Call for Papers: “Business Practices, Commercial Selves, and the Moral Marketplace in Nineteenth-century France”
Graduate Student Conference, May 18th-19th 2007, University of Chicago
Keynote Speaker: Professor Lisa Tiersten, Barnard College
Whether or not George W. Bush actually remarked that the problem with the French is that they have no word for entrepreneur, the opinion of French business culture contained within has been more or less shared by generations of scholars who have depicted French commercial life as risk-averse and fundamentally resistant to the “creative destruction” of capitalism. Yet even as the past thirty years of scholarship on economic production has shaken time-honored beliefs concerning France’s delayed industrialization and economic modernization, and the rise of consumption studies has highlighted the role of demand and desire in the spread of capitalism, no body of literature has yet emerged to examine nineteenth-century French business culture with the same skeptical eye towards received ideas. Indeed, since David Landes’s articles on entrepreneurship in the 1950s and 1960s, Anglophone scholarship has been largely silent on the norms and values which sustained and generated specific practices – as well as specific selfhoods – in French commerce during the transition to modern capitalism. This contrasts sharply with the rich historiographic interest in business culture that exists for England and America, and provides compelling insight into the social construction of their middle classes, urban spaces, gender and racial difference, as well as the evolution of their political cultures.
This workshop inquires into these commercial practices and selfhoods, seeking to reevaluate the place of commerce and the commercial actor in 19th century French cultural, political and social life. What were the norms and cultural values associated with commercial activity, defining legitimate commercial behaviour? What attitudes governed practices related to lending, borrowing, speculating and investing? What meaning or meanings were given to property and how did such meanings change during the course of the century? What place, if any, did the market have in constructing civic identity? What types of social networks were formed through business activity? What legislative and judicial parameters were put in place to condone, foster, and alter commercial activity? Overall, our conference will seek to address how a careful examination of the practice of commerce sheds light on the intersection between production and consumption in nineteenth-century French economic history.

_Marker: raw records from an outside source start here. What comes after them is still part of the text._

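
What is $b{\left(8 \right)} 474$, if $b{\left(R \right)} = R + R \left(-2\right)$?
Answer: $-3792$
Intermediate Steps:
$b{\left(R \right)} = - R$ ($b{\left(R \right)} = R - 2 R = - R$)
$b{\left(8 \right)} 474 = \left(-1\right) 8 \cdot 474 = \left(-8\right) 474 = -3792$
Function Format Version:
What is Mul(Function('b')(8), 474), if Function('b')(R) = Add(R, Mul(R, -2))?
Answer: -3792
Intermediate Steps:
Function('b')(R) = Mul(-1, R) (Function('b')(R) = Add(R, Mul(-2, R)) = Mul(-1, R))
Mul(Function('b')(8), 474) = Mul(Mul(-1, 8), 474) = Mul(-8, 474) = -3792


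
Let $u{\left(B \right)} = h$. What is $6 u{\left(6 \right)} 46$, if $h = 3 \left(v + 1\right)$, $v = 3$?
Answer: $3312$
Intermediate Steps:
$h = 12$ ($h = 3 \left(3 + 1\right) = 3 \cdot 4 = 12$)
$u{\left(B \right)} = 12$
$6 u{\left(6 \right)} 46 = 6 \cdot 12 \cdot 46 = 72 \cdot 46 = 3312$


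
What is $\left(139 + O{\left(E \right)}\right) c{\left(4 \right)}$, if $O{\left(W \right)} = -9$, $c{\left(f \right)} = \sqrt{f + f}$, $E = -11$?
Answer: $260 \sqrt{2} \approx 367.7$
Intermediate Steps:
$c{\left(f \right)} = \sqrt{2} \sqrt{f}$ ($c{\left(f \right)} = \sqrt{2 f} = \sqrt{2} \sqrt{f}$)
$\left(139 + O{\left(E \right)}\right) c{\left(4 \right)} = \left(139 - 9\right) \sqrt{2} \sqrt{4} = 130 \sqrt{2} \cdot 2 = 130 \cdot 2 \sqrt{2} = 260 \sqrt{2}$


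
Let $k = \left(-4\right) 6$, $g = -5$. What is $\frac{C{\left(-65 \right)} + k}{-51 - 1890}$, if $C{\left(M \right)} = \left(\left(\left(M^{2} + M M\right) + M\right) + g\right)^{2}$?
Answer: $- \frac{70224376}{1941} \approx -36180.0$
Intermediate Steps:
$C{\left(M \right)} = \left(-5 + M + 2 M^{2}\right)^{2}$ ($C{\left(M \right)} = \left(\left(\left(M^{2} + M M\right) + M\right) - 5\right)^{2} = \left(\left(\left(M^{2} + M^{2}\right) + M\right) - 5\right)^{2} = \left(\left(2 M^{2} + M\right) - 5\right)^{2} = \left(\left(M + 2 M^{2}\right) - 5\right)^{2} = \left(-5 + M + 2 M^{2}\right)^{2}$)
$k = -24$
$\frac{C{\left(-65 \right)} + k}{-51 - 1890} = \frac{\left(-5 - 65 + 2 \left(-65\right)^{2}\right)^{2} - 24}{-51 - 1890} = \frac{\left(-5 - 65 + 2 \cdot 4225\right)^{2} - 24}{-1941} = \left(\left(-5 - 65 + 8450\right)^{2} - 24\right) \left(- \frac{1}{1941}\right) = \left(8380^{2} - 24\right) \left(- \frac{1}{1941}\right) = \left(70224400 - 24\right) \left(- \frac{1}{1941}\right) = 70224376 \left(- \frac{1}{1941}\right) = - \frac{70224376}{1941}$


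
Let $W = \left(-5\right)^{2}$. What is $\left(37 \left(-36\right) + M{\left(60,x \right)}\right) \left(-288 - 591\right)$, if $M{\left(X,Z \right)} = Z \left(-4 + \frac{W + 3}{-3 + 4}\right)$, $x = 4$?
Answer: $1086444$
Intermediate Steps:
$W = 25$
$M{\left(X,Z \right)} = 24 Z$ ($M{\left(X,Z \right)} = Z \left(-4 + \frac{25 + 3}{-3 + 4}\right) = Z \left(-4 + \frac{28}{1}\right) = Z \left(-4 + 28 \cdot 1\right) = Z \left(-4 + 28\right) = Z 24 = 24 Z$)
$\left(37 \left(-36\right) + M{\left(60,x \right)}\right) \left(-288 - 591\right) = \left(37 \left(-36\right) + 24 \cdot 4\right) \left(-288 - 591\right) = \left(-1332 + 96\right) \left(-879\right) = \left(-1236\right) \left(-879\right) = 1086444$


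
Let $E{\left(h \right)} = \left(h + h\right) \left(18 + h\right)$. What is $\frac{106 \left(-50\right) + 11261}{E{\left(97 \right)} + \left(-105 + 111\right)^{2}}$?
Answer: $\frac{5961}{22346} \approx 0.26676$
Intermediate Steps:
$E{\left(h \right)} = 2 h \left(18 + h\right)$
$\frac{106 \left(-50\right) + 11261}{E{\left(97 \right)} + \left(-105 + 111\right)^{2}} = \frac{106 \left(-50\right) + 11261}{2 \cdot 97 \left(18 + 97\right) + \left(-105 + 111\right)^{2}} = \frac{-5300 + 11261}{2 \cdot 97 \cdot 115 + 6^{2}} = \frac{5961}{22310 + 36} = \frac{5961}{22346}$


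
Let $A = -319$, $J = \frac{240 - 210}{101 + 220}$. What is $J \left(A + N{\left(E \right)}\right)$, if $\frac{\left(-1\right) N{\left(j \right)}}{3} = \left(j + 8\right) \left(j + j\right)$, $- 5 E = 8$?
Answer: $- \frac{12878}{535} \approx -24.071$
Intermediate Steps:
$E = - \frac{8}{5}$ ($E = \left(- \frac{1}{5}\right) 8 = - \frac{8}{5} \approx -1.6$)
$N{\left(j \right)} = - 6 j \left(8 + j\right)$ ($N{\left(j \right)} = - 3 \left(j + 8\right) \left(j + j\right) = - 3 \left(8 + j\right) 2 j = - 3 \cdot 2 j \left(8 + j\right) = - 6 j \left(8 + j\right)$)
$J = \frac{10}{107}$ ($J = \frac{30}{321} = 30 \cdot \frac{1}{321} = \frac{10}{107} \approx 0.093458$)
$J \left(A + N{\left(E \right)}\right) = \frac{10 \left(-319 - - \frac{48 \left(8 - \frac{8}{5}\right)}{5}\right)}{107} = \frac{10 \left(-319 - \left(- \frac{48}{5}\right) \frac{32}{5}\right)}{107} = \frac{10 \left(-319 + \frac{1536}{25}\right)}{107} = \frac{10}{107} \left(- \frac{6439}{25}\right) = - \frac{12878}{535}$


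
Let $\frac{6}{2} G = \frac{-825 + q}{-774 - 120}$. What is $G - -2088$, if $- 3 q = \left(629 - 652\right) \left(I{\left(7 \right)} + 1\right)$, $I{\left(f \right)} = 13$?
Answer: $\frac{16802201}{8046} \approx 2088.3$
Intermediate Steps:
$q = \frac{322}{3}$ ($q = - \frac{\left(629 - 652\right) \left(13 + 1\right)}{3} = - \frac{\left(-23\right) 14}{3} = \left(- \frac{1}{3}\right) \left(-322\right) = \frac{322}{3} \approx 107.33$)
$G = \frac{2153}{8046}$ ($G = \frac{\left(-825 + \frac{322}{3}\right) \frac{1}{-774 - 120}}{3} = \frac{\left(- \frac{2153}{3}\right) \frac{1}{-894}}{3} = \frac{\left(- \frac{2153}{3}\right) \left(- \frac{1}{894}\right)}{3} = \frac{1}{3} \cdot \frac{2153}{2682} = \frac{2153}{8046} \approx 0.26759$)
$G - -2088 = \frac{2153}{8046} - -2088 = \frac{2153}{8046} + 2088 = \frac{16802201}{8046}$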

Specific topics to be addressed may include, but are not limited to, the following:
corporate scandal and ideas about corporate responsibility
the democratization of stock ownership and debates over investment and speculation
attitudes towards risk and the development of insurance
banking and the spread of credit institutions
the social and cultural landscape of commercial debt (bankruptcy, imprisonment, auctions)
the intersection of religion and the marketplace (usury, religious tourism, anti-Semitism and anti-capitalism)
spaces of commercial activity and constructing the commercial city
the development and transformation of commercial agents and their representations (the businessman, the bankrupt, the speculator)
commercial education
the gender of commerce
Please send individual proposals to the conference co-organizers: Alexia Yates (ayates@uchicago.edu) and Erika Vause (evause@uchicago.edu). Application deadline is February 15th, 2007. Proposals should include a one-page, double-spaced abstract of the work to be presented, as well as a CV. Successful applicants will receive notification within four weeks after the application deadline.